The Cassells report, published in July, set out three options for the funding of higher education – the abolition of the student contribution and the creation of a predominantly state-funded system, the continuation of the current student contribution charge coupled with increased state investment, and the introduction of an income-contingent loan system .

The Minister for Education and Skills, Richard Bruton, has given the Education and Skills Committee the responsibility for deciding on a “consensus” model for higher education funding. Over the last two months, the committee has heard presentations from a number of groups, including the heads of Irish universities and the heads of institutes of technology.

“If you are totally reliant on the state, and the next economic downturn comes along, you can guarantee it is higher education that will be cut”, he added.

An increase in the National Training Fund has been discussed at each meeting of the committee. Commenting on the potential for such an increase, Donohoe warned that an increase in the fund shouldn’t be used as a “sticking plaster”.

While not rejecting an increase, he warned that “any adjustment to the national training fund has got to be part of a bigger solution”.

A contribution from employers, he said, is “not going to make a considerable difference”, adding that employers would be less supportive of using the fund to support higher education if “we felt it was being put into a black hole”.

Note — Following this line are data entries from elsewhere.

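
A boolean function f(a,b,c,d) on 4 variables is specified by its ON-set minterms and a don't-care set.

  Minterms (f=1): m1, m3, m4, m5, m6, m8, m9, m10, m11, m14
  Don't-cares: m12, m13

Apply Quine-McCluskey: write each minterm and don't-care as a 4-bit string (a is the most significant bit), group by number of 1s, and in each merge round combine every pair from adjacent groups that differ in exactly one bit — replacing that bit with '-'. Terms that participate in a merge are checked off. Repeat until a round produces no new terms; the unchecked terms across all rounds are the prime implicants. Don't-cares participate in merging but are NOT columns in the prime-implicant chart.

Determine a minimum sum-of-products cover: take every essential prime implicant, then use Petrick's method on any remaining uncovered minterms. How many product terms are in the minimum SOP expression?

Round 0: 0001✓ 0011✓ 0100✓ 0101✓ 0110✓ 1000✓ 1001✓ 1010✓ 1011✓ 1100✓ 1101✓ 1110✓
Round 1: -001✓ -011✓ -100✓ -101✓ -110✓ 0-01✓ 00-1✓ 01-0✓ 010-✓ 1-00✓ 1-01✓ 1-10✓ 10-0✓ 10-1✓ 100-✓ 101-✓ 11-0✓ 110-✓
Round 2: --01 -0-1 -1-0 -10- 1--0 1-0- 10--
PIs = {--01, -0-1, -1-0, -10-, 1--0, 1-0-, 10--}
Coverage chart:
  m1: --01,-0-1
  m3: -0-1 ←essential
  m4: -1-0,-10-
  m5: --01,-10-
  m6: -1-0 ←essential
  m8: 1--0,1-0-,10--
  m9: --01,-0-1,1-0-,10--
  m10: 1--0,10--
  m11: -0-1,10--
  m14: -1-0,1--0
Essential: -0-1, -1-0
Petrick residual → --01, 1--0
Min cover (4 terms): c'd + b'd + bd' + ad'

4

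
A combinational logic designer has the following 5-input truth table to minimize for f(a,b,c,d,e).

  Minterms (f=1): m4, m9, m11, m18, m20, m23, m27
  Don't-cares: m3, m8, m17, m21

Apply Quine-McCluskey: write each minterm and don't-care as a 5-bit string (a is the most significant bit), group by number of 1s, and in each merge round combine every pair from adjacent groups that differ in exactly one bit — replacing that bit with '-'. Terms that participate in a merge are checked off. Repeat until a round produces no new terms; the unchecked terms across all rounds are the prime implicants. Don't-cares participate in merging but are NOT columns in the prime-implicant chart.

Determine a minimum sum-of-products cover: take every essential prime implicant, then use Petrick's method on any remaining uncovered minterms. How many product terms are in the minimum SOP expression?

Round 0: 00011✓ 00100✓ 01000✓ 01001✓ 01011✓ 10001✓ 10010 10100✓ 10101✓ 10111✓ 11011✓
Round 1: -0100 -1011 0-011 010-1 0100- 10-01 101-1 1010-
PIs = {-0100, -1011, 0-011, 010-1, 0100-, 10-01, 10010, 101-1, 1010-}
Coverage chart:
  m4: -0100 ←essential
  m9: 010-1,0100-
  m11: -1011,0-011,010-1
  m18: 10010 ←essential
  m20: -0100,1010-
  m23: 101-1 ←essential
  m27: -1011 ←essential
Essential: -0100, -1011, 10010, 101-1
Petrick residual → 010-1
Min cover (5 terms): b'cd'e' + bc'de + a'bc'e + ab'c'de' + ab'ce

5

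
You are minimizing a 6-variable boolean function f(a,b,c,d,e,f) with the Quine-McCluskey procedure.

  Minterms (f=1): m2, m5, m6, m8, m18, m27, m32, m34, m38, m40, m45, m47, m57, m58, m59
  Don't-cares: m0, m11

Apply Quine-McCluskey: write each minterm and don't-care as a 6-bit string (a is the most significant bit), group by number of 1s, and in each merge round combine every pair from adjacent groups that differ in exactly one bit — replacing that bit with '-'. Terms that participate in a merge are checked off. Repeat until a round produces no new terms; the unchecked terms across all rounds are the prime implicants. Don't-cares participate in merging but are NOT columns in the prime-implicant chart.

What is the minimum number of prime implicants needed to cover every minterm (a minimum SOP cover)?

[col 0] 000000*, 000010*, 000101, 000110*, 001000*, 001011*, 010010*, 011011*, 100000*, 100010*, 100110*, 101000*, 101101*, 101111*, 111001*, 111010*, 111011*
[col 1] -00000*, -00010*, -00110*, -01000*, -11011, 0-0010, 0-1011, 00-000*, 000-10*, 0000-0*, 10-000*, 100-10*, 1000-0*, 1011-1, 1110-1, 11101-
[col 2] -0-000, -00-10, -000-0
Prime implicants: -0-000, -00-10, -000-0, -11011, 0-0010, 0-1011, 000101, 1011-1, 1110-1, 11101-
PI chart (minterm → PIs covering it):
  2 | -00-10,-000-0,0-0010
  5 | 000101  (sole → essential)
  6 | -00-10  (sole → essential)
  8 | -0-000  (sole → essential)
  18 | 0-0010  (sole → essential)
  27 | -11011,0-1011
  32 | -0-000,-000-0
  34 | -00-10,-000-0
  38 | -00-10  (sole → essential)
  40 | -0-000  (sole → essential)
  45 | 1011-1  (sole → essential)
  47 | 1011-1  (sole → essential)
  57 | 1110-1  (sole → essential)
  58 | 11101-  (sole → essential)
  59 | -11011,1110-1,11101-
Essential prime implicants: -0-000, -00-10, 0-0010, 000101, 1011-1, 1110-1, 11101-
Petrick residual → -11011
Minimum SOP uses 8 PIs: b'd'e'f' + b'c'ef' + bcd'ef + a'c'd'ef' + a'b'c'de'f + ab'cdf + abcd'f + abcd'e

8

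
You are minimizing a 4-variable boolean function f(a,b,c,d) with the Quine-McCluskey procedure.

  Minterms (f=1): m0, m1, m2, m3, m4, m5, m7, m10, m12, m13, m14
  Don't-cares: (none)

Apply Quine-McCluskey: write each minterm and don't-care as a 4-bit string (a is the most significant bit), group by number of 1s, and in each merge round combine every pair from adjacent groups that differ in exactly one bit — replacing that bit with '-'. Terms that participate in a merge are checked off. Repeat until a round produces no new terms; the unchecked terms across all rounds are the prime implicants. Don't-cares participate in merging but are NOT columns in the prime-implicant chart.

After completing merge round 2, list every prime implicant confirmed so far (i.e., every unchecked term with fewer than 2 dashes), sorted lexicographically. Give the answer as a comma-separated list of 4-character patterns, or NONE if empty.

size-2^0 implicants → 0000(✓)  0001(✓)  0010(✓)  0011(✓)  0100(✓)  0101(✓)  0111(✓)  1010(✓)  1100(✓)  1101(✓)  1110(✓)
size-2^1 implicants → -010  -100(✓)  -101(✓)  0-00(✓)  0-01(✓)  0-11(✓)  00-0(✓)  00-1(✓)  000-(✓)  001-(✓)  01-1(✓)  010-(✓)  1-10  11-0  110-(✓)
size-2^2 implicants → -10-  0--1  0-0-  00--
Unchecked terms (primes): -010, -10-, 0--1, 0-0-, 00--, 1-10, 11-0

-010, 1-10, 11-0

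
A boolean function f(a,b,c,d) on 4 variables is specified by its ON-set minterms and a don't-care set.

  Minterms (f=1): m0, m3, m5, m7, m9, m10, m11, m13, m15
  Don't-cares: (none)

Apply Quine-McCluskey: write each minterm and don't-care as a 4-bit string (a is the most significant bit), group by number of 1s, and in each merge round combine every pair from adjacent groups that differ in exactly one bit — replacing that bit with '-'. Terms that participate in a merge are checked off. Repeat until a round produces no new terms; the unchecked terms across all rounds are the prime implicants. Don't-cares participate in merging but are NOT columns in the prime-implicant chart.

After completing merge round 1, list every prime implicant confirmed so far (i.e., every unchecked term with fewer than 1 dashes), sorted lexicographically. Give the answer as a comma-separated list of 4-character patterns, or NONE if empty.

0000

size-2^0 implicants → 0000  0011(✓)  0101(✓)  0111(✓)  1001(✓)  1010(✓)  1011(✓)  1101(✓)  1111(✓)
size-2^1 implicants → -011(✓)  -101(✓)  -111(✓)  0-11(✓)  01-1(✓)  1-01(✓)  1-11(✓)  10-1(✓)  101-  11-1(✓)
size-2^2 implicants → --11  -1-1  1--1
Unchecked terms (primes): --11, -1-1, 0000, 1--1, 101-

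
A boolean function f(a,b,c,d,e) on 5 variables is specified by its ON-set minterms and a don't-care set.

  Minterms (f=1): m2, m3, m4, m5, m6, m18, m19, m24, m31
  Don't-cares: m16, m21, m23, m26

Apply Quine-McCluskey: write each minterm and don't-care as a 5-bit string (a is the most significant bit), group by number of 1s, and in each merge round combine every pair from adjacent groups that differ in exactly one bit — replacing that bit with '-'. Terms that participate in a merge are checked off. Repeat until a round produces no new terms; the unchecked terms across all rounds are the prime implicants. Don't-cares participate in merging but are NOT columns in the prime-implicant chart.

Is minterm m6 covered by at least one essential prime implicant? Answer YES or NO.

Round 0: 00010✓ 00011✓ 00100✓ 00101✓ 00110✓ 10000✓ 10010✓ 10011✓ 10101✓ 10111✓ 11000✓ 11010✓ 11111✓
Round 1: -0010✓ -0011✓ -0101 00-10 0001-✓ 001-0 0010- 1-000✓ 1-010✓ 1-111 10-11 100-0✓ 1001-✓ 101-1 110-0✓
Round 2: -001- 1-0-0
PIs = {-001-, -0101, 00-10, 001-0, 0010-, 1-0-0, 1-111, 10-11, 101-1}
Coverage chart:
  m2: -001-,00-10
  m3: -001- ←essential
  m4: 001-0,0010-
  m5: -0101,0010-
  m6: 00-10,001-0
  m18: -001-,1-0-0
  m19: -001-,10-11
  m24: 1-0-0 ←essential
  m31: 1-111 ←essential
Essential: -001-, 1-0-0, 1-111

NO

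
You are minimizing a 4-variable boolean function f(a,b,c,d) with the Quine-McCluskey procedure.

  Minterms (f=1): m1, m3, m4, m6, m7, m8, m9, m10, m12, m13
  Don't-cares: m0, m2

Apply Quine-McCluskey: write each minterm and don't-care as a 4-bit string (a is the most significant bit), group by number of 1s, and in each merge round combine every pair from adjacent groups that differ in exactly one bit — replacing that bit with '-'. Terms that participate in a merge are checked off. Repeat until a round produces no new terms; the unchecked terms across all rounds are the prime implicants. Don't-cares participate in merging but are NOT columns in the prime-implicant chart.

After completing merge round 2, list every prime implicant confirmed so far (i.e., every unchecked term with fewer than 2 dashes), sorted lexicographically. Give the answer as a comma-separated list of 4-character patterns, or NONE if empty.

NONE

[col 0] 0000*, 0001*, 0010*, 0011*, 0100*, 0110*, 0111*, 1000*, 1001*, 1010*, 1100*, 1101*
[col 1] -000*, -001*, -010*, -100*, 0-00*, 0-10*, 0-11*, 00-0*, 00-1*, 000-*, 001-*, 01-0*, 011-*, 1-00*, 1-01*, 10-0*, 100-*, 110-*
[col 2] --00, -0-0, -00-, 0--0, 0-1-, 00--, 1-0-
Prime implicants: --00, -0-0, -00-, 0--0, 0-1-, 00--, 1-0-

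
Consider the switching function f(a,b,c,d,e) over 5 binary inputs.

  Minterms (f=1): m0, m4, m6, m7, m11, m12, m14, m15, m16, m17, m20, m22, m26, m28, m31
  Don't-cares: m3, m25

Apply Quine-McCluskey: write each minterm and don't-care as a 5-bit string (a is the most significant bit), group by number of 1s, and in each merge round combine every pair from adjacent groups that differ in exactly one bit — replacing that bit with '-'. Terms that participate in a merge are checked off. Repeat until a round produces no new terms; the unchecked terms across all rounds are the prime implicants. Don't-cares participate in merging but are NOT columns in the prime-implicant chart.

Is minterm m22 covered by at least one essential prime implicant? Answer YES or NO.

Round 0: 00000✓ 00011✓ 00100✓ 00110✓ 00111✓ 01011✓ 01100✓ 01110✓ 01111✓ 10000✓ 10001✓ 10100✓ 10110✓ 11001✓ 11010 11100✓ 11111✓
Round 1: -0000✓ -0100✓ -0110✓ -1100✓ -1111 0-011✓ 0-100✓ 0-110✓ 0-111✓ 00-00✓ 00-11✓ 001-0✓ 0011-✓ 01-11✓ 011-0✓ 0111-✓ 1-001 1-100✓ 10-00✓ 1000- 101-0✓
Round 2: --100 -0-00 -01-0 0--11 0-1-0 0-11-
PIs = {--100, -0-00, -01-0, -1111, 0--11, 0-1-0, 0-11-, 1-001, 1000-, 11010}
Coverage chart:
  m0: -0-00 ←essential
  m4: --100,-0-00,-01-0,0-1-0
  m6: -01-0,0-1-0,0-11-
  m7: 0--11,0-11-
  m11: 0--11 ←essential
  m12: --100,0-1-0
  m14: 0-1-0,0-11-
  m15: -1111,0--11,0-11-
  m16: -0-00,1000-
  m17: 1-001,1000-
  m20: --100,-0-00,-01-0
  m22: -01-0 ←essential
  m26: 11010 ←essential
  m28: --100 ←essential
  m31: -1111 ←essential
Essential: --100, -0-00, -01-0, -1111, 0--11, 11010

YES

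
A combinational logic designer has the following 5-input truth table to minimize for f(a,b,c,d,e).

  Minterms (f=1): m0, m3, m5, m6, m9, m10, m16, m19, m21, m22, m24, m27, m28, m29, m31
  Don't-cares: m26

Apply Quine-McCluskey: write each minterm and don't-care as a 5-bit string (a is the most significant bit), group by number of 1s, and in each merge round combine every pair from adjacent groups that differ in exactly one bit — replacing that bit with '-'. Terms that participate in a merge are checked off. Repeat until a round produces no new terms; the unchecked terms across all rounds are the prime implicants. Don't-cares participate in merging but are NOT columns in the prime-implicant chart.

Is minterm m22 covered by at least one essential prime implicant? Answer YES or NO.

YES

[col 0] 00000*, 00011*, 00101*, 00110*, 01001, 01010*, 10000*, 10011*, 10101*, 10110*, 11000*, 11010*, 11011*, 11100*, 11101*, 11111*
[col 1] -0000, -0011, -0101, -0110, -1010, 1-000, 1-011, 1-101, 11-00, 11-11, 110-0, 1101-, 111-1, 1110-
Prime implicants: -0000, -0011, -0101, -0110, -1010, 01001, 1-000, 1-011, 1-101, 11-00, 11-11, 110-0, 1101-, 111-1, 1110-
PI chart (minterm → PIs covering it):
  0 | -0000  (sole → essential)
  3 | -0011  (sole → essential)
  5 | -0101  (sole → essential)
  6 | -0110  (sole → essential)
  9 | 01001  (sole → essential)
  10 | -1010  (sole → essential)
  16 | -0000,1-000
  19 | -0011,1-011
  21 | -0101,1-101
  22 | -0110  (sole → essential)
  24 | 1-000,11-00,110-0
  27 | 1-011,11-11,1101-
  28 | 11-00,1110-
  29 | 1-101,111-1,1110-
  31 | 11-11,111-1
Essential prime implicants: -0000, -0011, -0101, -0110, -1010, 01001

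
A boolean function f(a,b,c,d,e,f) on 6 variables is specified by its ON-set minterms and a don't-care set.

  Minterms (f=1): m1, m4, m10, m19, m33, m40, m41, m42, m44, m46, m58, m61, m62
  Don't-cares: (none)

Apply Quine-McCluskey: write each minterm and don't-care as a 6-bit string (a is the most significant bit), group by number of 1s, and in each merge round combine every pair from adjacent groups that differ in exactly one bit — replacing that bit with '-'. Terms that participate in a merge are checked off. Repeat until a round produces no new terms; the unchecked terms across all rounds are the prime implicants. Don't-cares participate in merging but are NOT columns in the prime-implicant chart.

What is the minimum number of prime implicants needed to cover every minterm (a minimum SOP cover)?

8

Round 0: 000001✓ 000100 001010✓ 010011 100001✓ 101000✓ 101001✓ 101010✓ 101100✓ 101110✓ 111010✓ 111101 111110✓
Round 1: -00001 -01010 1-1010✓ 1-1110✓ 10-001 101-00✓ 101-10✓ 1010-0✓ 10100- 1011-0✓ 111-10✓
Round 2: 1-1-10 101--0
PIs = {-00001, -01010, 000100, 010011, 1-1-10, 10-001, 101--0, 10100-, 111101}
Coverage chart:
  m1: -00001 ←essential
  m4: 000100 ←essential
  m10: -01010 ←essential
  m19: 010011 ←essential
  m33: -00001,10-001
  m40: 101--0,10100-
  m41: 10-001,10100-
  m42: -01010,1-1-10,101--0
  m44: 101--0 ←essential
  m46: 1-1-10,101--0
  m58: 1-1-10 ←essential
  m61: 111101 ←essential
  m62: 1-1-10 ←essential
Essential: -00001, -01010, 000100, 010011, 1-1-10, 101--0, 111101
Petrick residual → 10-001
Min cover (8 terms): b'c'd'e'f + b'cd'ef' + a'b'c'de'f' + a'bc'd'ef + acef' + ab'd'e'f + ab'cf' + abcde'f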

Trinity College Dublin Students’ Union (TCDSU) President, Kieran McNulty, and President of the Union of Students in Ireland (USI), also appeared before the committee this morning. Both called on the committee to consider a publicly funded model for higher education, and were critical of an income-contingent loan scheme.

“If a proposed scheme will at the worst severely curtail access and at its best keep access rates the same, as the loan system will do, why are we pursuing it?”, McNulty said.

He also called for an increase in the National Training Fund: “There needs to be a balance, and employers are categorically not playing their part.”

At the last meeting of the Oireachtas Education and Skills Committee, the author of the reporting on higher education funding, Peter Cassells, suggested that a “hybrid” of the three options is possible. Bruton has indicated that, rather than the second quarter of 2017 as initially outlined, a decision on a new funding model for higher education should be made by the next Budget.